The numbers overturned the story of Dina Boluarte’s Government: in September the GDP fell 1.29% and accumulated three consecutive months in the red and, in year-on-year terms, it was anchored at 0%, which bodes well for several consulting firms and financial entities that 2023 closes in negative.
This freezing of national production – labeled by researcher Waldo Mendoza as “the longest recession since the 1990s” – implies, among its most tangible consequences, the increase in poverty.
Julio Velarde, president of the Central Reserve Bank of Peru (BCRP), urged the Government to commit to reforms to recover Peru’s potential economic growth, considering that before we were at 6% and now, close to 2%.
Along these lines, he proposes to “analyze well” the labor and capital markets for both reforms, coupled with better governance because some laws of Congress or the Executive “without realizing it end up having a fairly high burden.”
“There is no country that has reached development without a civil service that is professional (…) When I say governance I mean knowing how to interact with the private sector. Have the ability to respond quickly. Have professional officials in health, education, investment. Our civil service must improve substantially,” he said on the last day of CADE.
On the oven door
The latest official data from the INEI, revealed in May of this year, states that 9,184,000 Peruvians are poor, and of this group, “9 out of 10 compatriots have a bad time” in the urban spectrum, according to IRD researcher Javier Herrera. .
The head of the BCRP agrees with this conclusion, and pointed out that 11% of the poor are close to abandoning monetary poverty, which measures the purchasing capacity of a household to meet its basic needs.
“Urban poverty has grown a lot (…) 3% of the population, that is, 11% of the poor, at this moment, lack 11 soles or less per month to leave poverty. That is, sell one more emollient or half a kilo more potatoes. They are almost on the edge.
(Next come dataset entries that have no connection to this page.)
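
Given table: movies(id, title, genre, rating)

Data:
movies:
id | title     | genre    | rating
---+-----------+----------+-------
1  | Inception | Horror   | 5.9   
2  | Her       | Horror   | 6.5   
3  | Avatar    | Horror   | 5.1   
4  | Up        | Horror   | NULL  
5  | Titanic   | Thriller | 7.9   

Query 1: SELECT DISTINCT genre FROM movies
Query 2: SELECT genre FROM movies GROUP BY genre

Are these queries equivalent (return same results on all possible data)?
Yes, equivalent

Both queries return: [('Horror',), ('Thriller',)]

Reason: Both get unique genres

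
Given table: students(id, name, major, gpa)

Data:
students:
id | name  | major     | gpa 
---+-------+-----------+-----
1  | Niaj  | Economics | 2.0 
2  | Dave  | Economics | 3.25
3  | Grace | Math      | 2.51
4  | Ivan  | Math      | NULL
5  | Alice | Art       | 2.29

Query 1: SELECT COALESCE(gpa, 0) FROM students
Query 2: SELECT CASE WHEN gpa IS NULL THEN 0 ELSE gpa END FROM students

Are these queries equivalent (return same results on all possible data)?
Yes, equivalent

Both queries return: [(0,), (2.0,), (2.29,), (2.51,), (3.25,)]

Reason: COALESCE vs CASE for NULL handling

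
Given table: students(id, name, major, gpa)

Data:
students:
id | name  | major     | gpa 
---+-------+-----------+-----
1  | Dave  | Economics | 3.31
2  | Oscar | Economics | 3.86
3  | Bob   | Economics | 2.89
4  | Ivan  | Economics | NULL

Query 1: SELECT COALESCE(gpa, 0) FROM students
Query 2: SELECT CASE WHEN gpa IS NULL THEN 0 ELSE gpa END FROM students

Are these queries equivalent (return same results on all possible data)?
Yes, equivalent

Both queries return: [(0,), (2.89,), (3.31,), (3.86,)]

Reason: COALESCE vs CASE for NULL handling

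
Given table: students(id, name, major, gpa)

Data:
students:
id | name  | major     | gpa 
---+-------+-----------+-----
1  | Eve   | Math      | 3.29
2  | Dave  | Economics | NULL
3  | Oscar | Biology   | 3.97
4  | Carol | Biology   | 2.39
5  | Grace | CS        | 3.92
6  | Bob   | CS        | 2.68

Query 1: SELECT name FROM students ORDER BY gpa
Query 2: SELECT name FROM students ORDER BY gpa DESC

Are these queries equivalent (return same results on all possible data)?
No, not equivalent

Query 1 returns: [('Dave',), ('Carol',), ('Bob',), ('Eve',), ('Grace',), ('Oscar',)]
Query 2 returns: [('Oscar',), ('Grace',), ('Eve',), ('Bob',), ('Carol',), ('Dave',)]

Reason: ASC vs DESC gives opposite ordering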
Really recovering (GDP) growth can help us get out of poverty,” she commented.
It is worth mentioning that given the economic slowdown, poverty would once again exceed 30%, affecting a third of Peruvians, and until 2028, it would remain close to that ratio, according to reports from BBVA Research and the World Bank.
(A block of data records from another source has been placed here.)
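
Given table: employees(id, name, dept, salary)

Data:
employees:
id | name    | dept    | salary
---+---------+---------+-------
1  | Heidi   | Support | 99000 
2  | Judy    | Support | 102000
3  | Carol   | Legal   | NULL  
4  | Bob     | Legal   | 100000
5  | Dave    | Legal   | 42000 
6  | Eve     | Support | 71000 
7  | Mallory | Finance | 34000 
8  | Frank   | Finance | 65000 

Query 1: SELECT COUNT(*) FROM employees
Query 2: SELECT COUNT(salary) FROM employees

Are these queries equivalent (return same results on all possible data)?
No, not equivalent

Query 1 returns: [(8,)]
Query 2 returns: [(7,)]

Reason: COUNT(*) includes NULLs, COUNT(column) excludes them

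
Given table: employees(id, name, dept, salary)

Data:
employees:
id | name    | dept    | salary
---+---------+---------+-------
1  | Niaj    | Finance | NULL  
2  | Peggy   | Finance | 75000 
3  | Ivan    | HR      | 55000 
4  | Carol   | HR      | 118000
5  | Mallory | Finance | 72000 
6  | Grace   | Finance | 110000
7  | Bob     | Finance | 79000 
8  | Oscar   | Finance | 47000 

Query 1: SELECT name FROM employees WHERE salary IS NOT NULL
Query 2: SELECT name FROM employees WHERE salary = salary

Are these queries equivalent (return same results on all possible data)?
Yes, equivalent

Both queries return: [('Bob',), ('Carol',), ('Grace',), ('Ivan',), ('Mallory',), ('Oscar',), ('Peggy',)]

Reason: IS NOT NULL vs self-equality (both exclude NULLs)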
The starkest view is held by the Private Competitiveness Council: poverty in Peru would return to the pre-pandemic level (20%) only in 2053 if the GDP continues at an annual rate of 2%.
Protests do not weigh as much in the fall
Within the cocktail that pushes GDP to its lowest variation in more than 20 years, not counting the pandemic, Velarde maintains that exogenous factors (2.3%) – such as the increase in the bond rate in the United States or the reference of the Federal Reserve –, followed by the protests (0.8%) and the droughts of recent months in some regions (0.1%).
Would inflation normalize sooner?
Inflation in metropolitan Lima, during October, was -0.32%; and in year-on-year terms, it continued to decline and reached 4.34%. Julio Velarde alleged that the BCRP “is controlling inflation but there is no need to claim victory”; and he projects that in the last two months of the year they will be 0.20% and 0.25% on average and, with this, inflation would end the year at 3.4% or 3.5%.
And, if El Niño is not as strong as expected, inflation in April would reach 2.9% or 3.0% (in the target range).
Figures
- 2053 only in that year, if the GDP continues at a rate of 2% annually, poverty would equal the pre-pandemic level (20%).
- 30% of Peruvians will fall into poverty in 2023.